No responsible federal prosecutor would refrain from bringing felony
charges in the president's case.


THE RULE OF LAW
Censure? The Perjurer-in-Chief
Deserves Jail


By Andrew C. McCarthy, an attorney in Connecticut who formerly
served as chief trial counsel at the U.S. Attorney's Office in Manhattan
and was the lead prosecutor in one of the World Trade Center
bombing cases.

Over the past few weeks a boundless number of made-for-media
pro-Clinton lawyers, all brandished by their TV hosts as "former federal
prosecutors," have harangued viewers with the latest theme in their
campaign to stave off the president's removal from office: the asserted need
for "proportionality." As they see it, proportionality is the concept that the
punishment prescribed by law should be ignored because it seems too
severe under the circumstances. Specifically, Mr. Clinton's defenders argue
that it would be disproportionate to remove him "merely" because he
subverted the judicial proceedings he is sworn to preserve, protect and
defend.

In fact, no responsible federal prosecutor would refrain from bringing felony
charges in the president's case. Moreover, to the extent it might honestly be
said that removal would not be a "proportional" punishment, that is true only
insofar as it might be deemed inadequate. For the president, removal would
simply deprive him of a trust he has profoundly betrayed. Any other citizen
(and certainly any other public official) in the U.S. would go to jail for what
the president has done.

This is not to say that there isn't a genuine need for proportionality in the
administration of criminal justice. Federal prosecutors have traditionally
enjoyed broad discretion in determining when, and against whom, charges
should be levied--a practice that sensibly allows scarce resources to be
allocated by those best positioned to gauge their appropriate use.

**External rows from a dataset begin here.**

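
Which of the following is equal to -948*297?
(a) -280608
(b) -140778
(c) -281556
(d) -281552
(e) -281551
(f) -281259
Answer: c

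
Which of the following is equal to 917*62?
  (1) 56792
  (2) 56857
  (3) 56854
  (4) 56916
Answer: 3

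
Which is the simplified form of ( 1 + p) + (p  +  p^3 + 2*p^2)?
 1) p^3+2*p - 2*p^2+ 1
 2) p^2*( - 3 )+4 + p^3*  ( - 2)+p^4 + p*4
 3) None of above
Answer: 3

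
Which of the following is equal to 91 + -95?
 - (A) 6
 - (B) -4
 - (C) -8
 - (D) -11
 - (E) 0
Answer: B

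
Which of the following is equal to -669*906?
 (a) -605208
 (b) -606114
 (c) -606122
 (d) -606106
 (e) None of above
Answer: b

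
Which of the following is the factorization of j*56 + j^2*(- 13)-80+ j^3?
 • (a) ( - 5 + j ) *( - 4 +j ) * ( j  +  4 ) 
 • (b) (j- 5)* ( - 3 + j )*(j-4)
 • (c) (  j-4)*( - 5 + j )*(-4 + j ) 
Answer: c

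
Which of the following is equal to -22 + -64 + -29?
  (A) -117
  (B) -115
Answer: B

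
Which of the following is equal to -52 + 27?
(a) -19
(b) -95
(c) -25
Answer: c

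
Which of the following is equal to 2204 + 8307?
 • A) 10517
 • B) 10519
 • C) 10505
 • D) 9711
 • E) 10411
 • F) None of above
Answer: F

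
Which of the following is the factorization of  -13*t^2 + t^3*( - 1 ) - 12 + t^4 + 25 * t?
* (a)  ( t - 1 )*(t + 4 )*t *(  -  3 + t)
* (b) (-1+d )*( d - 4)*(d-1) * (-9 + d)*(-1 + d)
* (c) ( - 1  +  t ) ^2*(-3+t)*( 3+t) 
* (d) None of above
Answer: d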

Nevertheless, proportionality has never been what the president's
myrmidons would have Americans believe. It is not, as they suggest,
episodic justice for the individual considered in isolation; rather, it must take
social impact into account. If society decides it is a good thing to turn loutish
behavior into a civil tort like sexual harassment, it no longer has the liberty to
turn a blind eye when a particular case--especially a high-profile one such
as Mr. Clinton's--turns out to be "private" and embarrassing. If the rule of
law is to prevail, individual consequences must take a back seat to social
ones. Circumstance and sympathy do not change that.

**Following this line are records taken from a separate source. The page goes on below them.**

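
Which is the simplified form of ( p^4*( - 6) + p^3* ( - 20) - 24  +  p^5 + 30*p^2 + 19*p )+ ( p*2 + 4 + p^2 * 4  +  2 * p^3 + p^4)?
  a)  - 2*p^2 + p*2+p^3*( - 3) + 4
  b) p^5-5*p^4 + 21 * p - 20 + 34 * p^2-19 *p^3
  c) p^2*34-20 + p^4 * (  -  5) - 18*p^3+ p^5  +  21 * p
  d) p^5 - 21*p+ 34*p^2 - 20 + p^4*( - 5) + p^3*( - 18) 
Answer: c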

The idea of proportionality also comes with an important caveat:
Law-enforcement officials who break the law must be subject to harsher
punishment than ordinary citizens. The reasons are obvious. Such positions
are public trusts, invested in those who take solemn oaths. When the trustee
acts criminally, he does more than merely break the law; he also betrays the
trust. A punishment that reflects only the lawbreaking is not proportionate to
the harm that is done. Proportionality demands that the trustee be held to a
stricter standard.

None of this is new. In fact, it is so firmly established that when the U.S.
Sentencing Guidelines went into effect in 1987--creating a formula based on
criminal history and various material aspects of the defendant's conduct in
an effort to bring uniformity to federal sentencing--the Sentencing
Commission enacted an "enhancement" called "Abuse of Position of Trust."

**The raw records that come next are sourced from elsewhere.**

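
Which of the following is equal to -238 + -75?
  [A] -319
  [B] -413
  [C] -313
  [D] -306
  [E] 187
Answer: C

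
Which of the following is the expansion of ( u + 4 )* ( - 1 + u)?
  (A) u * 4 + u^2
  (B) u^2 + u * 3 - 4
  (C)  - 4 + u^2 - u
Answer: B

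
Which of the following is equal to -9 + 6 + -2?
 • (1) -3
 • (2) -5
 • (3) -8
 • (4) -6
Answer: 2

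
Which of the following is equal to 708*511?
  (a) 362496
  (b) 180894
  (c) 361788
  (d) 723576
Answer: c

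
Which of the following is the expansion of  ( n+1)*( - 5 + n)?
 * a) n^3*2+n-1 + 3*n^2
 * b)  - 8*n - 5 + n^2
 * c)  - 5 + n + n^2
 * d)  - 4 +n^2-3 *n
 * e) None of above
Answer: e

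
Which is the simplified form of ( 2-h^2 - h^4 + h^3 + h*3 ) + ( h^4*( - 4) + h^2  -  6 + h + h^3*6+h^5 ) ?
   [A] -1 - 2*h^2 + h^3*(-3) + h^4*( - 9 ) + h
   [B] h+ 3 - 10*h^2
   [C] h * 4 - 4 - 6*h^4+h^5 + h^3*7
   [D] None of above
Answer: D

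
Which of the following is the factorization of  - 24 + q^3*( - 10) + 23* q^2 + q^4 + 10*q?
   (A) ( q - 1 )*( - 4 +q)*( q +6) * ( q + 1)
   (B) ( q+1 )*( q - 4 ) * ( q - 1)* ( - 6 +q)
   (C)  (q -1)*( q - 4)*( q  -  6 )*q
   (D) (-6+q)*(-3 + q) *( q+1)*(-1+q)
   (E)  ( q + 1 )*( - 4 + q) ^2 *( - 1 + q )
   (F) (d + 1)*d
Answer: B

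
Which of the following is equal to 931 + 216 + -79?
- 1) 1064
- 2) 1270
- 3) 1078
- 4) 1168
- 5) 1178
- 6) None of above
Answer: 6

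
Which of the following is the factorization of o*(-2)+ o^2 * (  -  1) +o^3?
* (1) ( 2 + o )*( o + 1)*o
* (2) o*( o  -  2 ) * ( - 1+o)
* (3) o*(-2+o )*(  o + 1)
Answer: 3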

So how does proportionality apply to Mr. Clinton's situation? Unlike most
defendants, who may cost the government a few thousand dollars, the
president's obdurate lying and stonewalling have cost us several million
dollars. He has torn asunder the sexual harassment laws. He has made it
exponentially more difficult for the government to justify prosecuting those
who lie under oath. And his behavior raises the specter of a compliant
Justice Department redefining the legal definition of perjury to suit the
administration's interests.

Taken together, Mr. Clinton's actions could easily justify several charges
aggregating to well over 15 years of potential jail time. But let's confine the
accusation to a single count of grand-jury perjury, an offense carrying a
statutory maximum of five years' imprisonment. The guidelines that control
federal sentencing initially compute this at "level 12," which translates to a
jail sentence of 10 to 16 months for a first offender.

The guidelines, however, also tell us to add three levels if the perjury
resulted in a "substantial interference with the administration of justice" and
two levels if the defendant abused his position of trust. This moves us up on
the sentencing grid to "level 17," which calls for a prison term of between 24
and 30 months. And mind you, for the sake of proportionality our
prosecutor has ignored other possible guideline enhancements (such as
obstruction of justice and an "aggravating role" in the offense) that could
drive the sentence much closer to the five-year maximum.

Mr. Clinton would almost surely be headed to jail were it not for that small
matter of being president. Would it really be "disproportionate" to remove
him from office? Common sense says the White House should not impede
the way to the jail house, especially when the crimes are an assault on the
very justice system the president has sworn to protect. How in good
conscience does the Senate allow such a person to fill vacancies on the
federal bench? In the Justice Department? At the federal law-enforcement
agencies?

But perhaps the most fundamental point is this: The trust that is the U.S.
presidency is not a right of Bill Clinton's; it is a benefit he is accorded as
president. Rights are not grants of government, and government may deny
them only by a compelling demonstration of need--as the right of freedom is
removed only by proof beyond a reasonable doubt of criminal guilt.
Benefits, on the other hand, are creatures of the state, privileges that
organized society confers--or takes away--for its overall betterment.

The constitutional process of impeachment and removal is not to be
undertaken lightly, Serious people must conscientiously weigh all the
circumstances applying to the president's case. Proportionality, however, is
not a persuasive contention for Mr. Clinton's apologists, for it is the very
soul of proportionality to withdraw a benefit whose conferral now brings
only discredit to government and its laws.